Demi efektivitas pemadaman, TPL menurunkan berbagai peralatan penting seperti pompa induk dan jinjing, tandon air, selang sepanjang 540 meter, backpack pump, alat pemukul api, hingga 1 unit drone untuk memantau titik api dari udara.
Pemantauan Lanjutan dan Edukasi Berkelanjutan
Setelah api berhasil dipadamkan, tim tetap melakukan pemantauan untuk memastikan tidak ada bara yang kembali menyala. TPL juga rutin menggelar patroli dan edukasi kepada masyarakat sekitar hutan guna mencegah kebakaran sejak dini.
“Sebagai perusahaan berbasis kehutanan, kami berkomitmen menjaga kelestarian hutan. Tim kami tak hanya siap tanggap darurat, tapi juga aktif melakukan pencegahan jangka panjang,” tambah Jonny.
Apresiasi dari BBKSDA dan Seruan Kolaborasi
Kepala Seksi Konservasi Wilayah III Kisaran BBKSDA Sumut, Suyono, mengapresiasi gerak cepat TPL. “Kami sangat berterima kasih atas kepedulian dan dukungan nyata TPL dalam membantu memadamkan api di kawasan konservasi. Kolaborasi ini penting untuk menjaga kelestarian hutan,” ujarnya.

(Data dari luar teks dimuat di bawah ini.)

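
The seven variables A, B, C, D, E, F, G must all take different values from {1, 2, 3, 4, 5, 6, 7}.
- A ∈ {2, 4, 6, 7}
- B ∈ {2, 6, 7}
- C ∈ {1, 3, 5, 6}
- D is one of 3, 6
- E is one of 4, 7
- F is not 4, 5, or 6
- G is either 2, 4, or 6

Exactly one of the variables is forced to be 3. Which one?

D

Among the 7 variables, 5 fits only C (and all 7 values in {1, 2, 3, 4, 5, 6, 7} must be used), so C = 5.
The 6 still-open variables together cover exactly {1, 2, 3, 4, 6, 7} — 6 values for 6 variables — and 1 appears only in F's list, so F = 1.
Among the 5 still-open variables, 3 fits only D (and all 5 values in {2, 3, 4, 6, 7} must be used), so D = 3.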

Karhutla Melanda 7 Kabupaten di Sumut
Data dari Pusat Pengendalian Operasi Penanggulangan Bencana (Pusdalops PB) Sumut mencatat, hingga akhir Juli 2026, sedikitnya tujuh kabupaten dilanda karhutla: Langkat, Labuhanbatu, Labuhanbatu Utara, Simalungun, Padang Lawas, Toba, dan Samosir.
Situasi ini menjadi alarm penting bagi semua pihak. Penanggulangan karhutla tidak bisa hanya mengandalkan pemerintah semata, tetapi butuh partisipasi aktif dari masyarakat dan sektor swasta.
Menjaga Alam, Tanggung Jawab Bersama
Kebakaran di hutan konservasi Aek Nauli menjadi pengingat bahwa menjaga lingkungan adalah tanggung jawab bersama. Kolaborasi yang kuat antara pemerintah, perusahaan, dan masyarakat akan menentukan keberhasilan menjaga hutan dari kerusakan.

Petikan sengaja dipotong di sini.